Since Fringe, white tulips will have a special place in my heart. My dad died Mar 17th of this year. My family is still in Europe and I couldn’t go for various reasons. Subject 13 had already aired. A week after he passed away a co-worker and fellow Fringie was trying to cheer me up and gave me a bouquet of white tulips. That was March 24th, the day Fringe got renew for season 4.
-The balloon was red.
-Gosh Walter worked so hard writing this letter and then he just burned it.
-So this case really never happened, right?

If Peter never existed in this episode…
-Who would have made the connection between the dead bodies and energy drained from devices as well.
-Would someone have fixed his turn table 
-Walter would not have the struggle of finding a way to tell him the truth.

birdandbear said...

"In 3.20 6:02 AM EST Brandonate wants to know when the Faraday Cage is complete."

He does?? Cool, that supports the "Peter's trapped in some kind of time pocket" theory. xD

45 said...

If Peter would have paid more attention to Olivia he might have seen in her expressions that she wasn’t telling the truth.

Woah, woah, don't freaking hate on peter when its that blonde jerk who is the one who is lying to Peter. Don't even, OK?
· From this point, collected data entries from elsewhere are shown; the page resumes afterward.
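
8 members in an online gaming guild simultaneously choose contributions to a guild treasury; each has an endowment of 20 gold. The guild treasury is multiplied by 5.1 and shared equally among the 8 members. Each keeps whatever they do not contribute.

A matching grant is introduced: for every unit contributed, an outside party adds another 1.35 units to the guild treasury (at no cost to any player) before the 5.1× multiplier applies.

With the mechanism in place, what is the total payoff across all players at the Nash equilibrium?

With the mechanism, a contributed unit returns 5.1 × 2.35 / 8 = 1.4981 per unit of net cost to the contributor — now above 1 — so contributing fully is weakly dominant for every player.
At the Nash equilibrium everyone contributes 20. Group total payoff = 5.1 × 2.35 × 160 = 1917.60.

1917.60 gold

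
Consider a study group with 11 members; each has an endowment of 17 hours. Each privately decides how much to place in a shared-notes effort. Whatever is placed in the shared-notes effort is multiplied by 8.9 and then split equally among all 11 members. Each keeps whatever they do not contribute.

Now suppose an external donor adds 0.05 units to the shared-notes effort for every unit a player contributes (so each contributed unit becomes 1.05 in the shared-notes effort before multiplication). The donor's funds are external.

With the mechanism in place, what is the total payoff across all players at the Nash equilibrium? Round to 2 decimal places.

Even with the mechanism, each unit contributed returns only 8.9 × 1.05 / 11 = 0.8495 per unit of net cost, so contributing nothing is still dominant.
At the Nash equilibrium no one contributes; group total payoff = 11 × 17 = 187.

187.00 hours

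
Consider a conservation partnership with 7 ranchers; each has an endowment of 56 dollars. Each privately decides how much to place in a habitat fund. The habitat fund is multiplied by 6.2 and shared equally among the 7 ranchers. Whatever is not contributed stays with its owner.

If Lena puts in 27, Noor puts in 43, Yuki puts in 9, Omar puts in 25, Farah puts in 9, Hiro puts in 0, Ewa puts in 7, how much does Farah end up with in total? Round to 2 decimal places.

153.29 dollars

Total contributed: 27 + 43 + 9 + 25 + 9 + 0 + 7 = 120.
Each receives 6.2 × 120 / 7 = 106.29 from the habitat fund.
Farah keeps 56 − 9 = 47, so Farah's payoff is 47 + 106.29 = 153.29.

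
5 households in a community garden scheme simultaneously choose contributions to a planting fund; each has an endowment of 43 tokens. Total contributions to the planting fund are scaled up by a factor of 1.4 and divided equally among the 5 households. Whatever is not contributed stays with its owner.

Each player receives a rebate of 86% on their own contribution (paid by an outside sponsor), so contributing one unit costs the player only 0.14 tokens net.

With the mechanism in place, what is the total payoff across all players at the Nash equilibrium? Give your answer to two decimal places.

485.90 tokens

The effective private return per unit is now (1.4/5) / 0.14 = 2.0000 > 1, so every player's dominant strategy flips to full contribution.
So the Nash equilibrium is full contribution by all 5; the group earns 5 × (43 × 0.86 + 1.4 × 43) = 485.90.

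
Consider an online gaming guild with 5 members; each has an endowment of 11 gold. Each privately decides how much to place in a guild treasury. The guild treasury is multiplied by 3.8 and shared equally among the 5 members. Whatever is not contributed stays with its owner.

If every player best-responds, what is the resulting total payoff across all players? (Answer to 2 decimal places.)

Each contributed unit returns 3.8/5 = 0.7600 to its contributor — below 1 — so contributing 0 is dominant for every player. At the Nash equilibrium everyone keeps their 11, and the group total is 5 × 11 = 55.

55.00 gold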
Don't freaking blame Peter for this lying wench.

45 said...
This comment has been removed by a blog administrator.
fringeobsessed said...

Lovely review, Aimee.
I knew it was Gary Newman the first time it aired but didn't knnow the significance!

And as you and I have discussed, one day several months ago it hit me on the head that ALL of Fringe, the series, is captured in "White Tulip."
Like the movie "Groundhog Day" with Bill Murray and Andie McDowell Peter has to repeat time loops until someone gives him the keys so he can save the girl, who I think is our Liv.

This is one of my top 3 favorite Fringe episodes.
Everytime you watch it you find something new.

I definitely think Peter has been in many timelines, and maybe we'll get more glimpses of that in Season 4 which I believe will show how his choice in 2026 changes our timeline.

Like Peck, Peter makes changes to save his love. Peck was not successful. Will Peter be? That is THE question.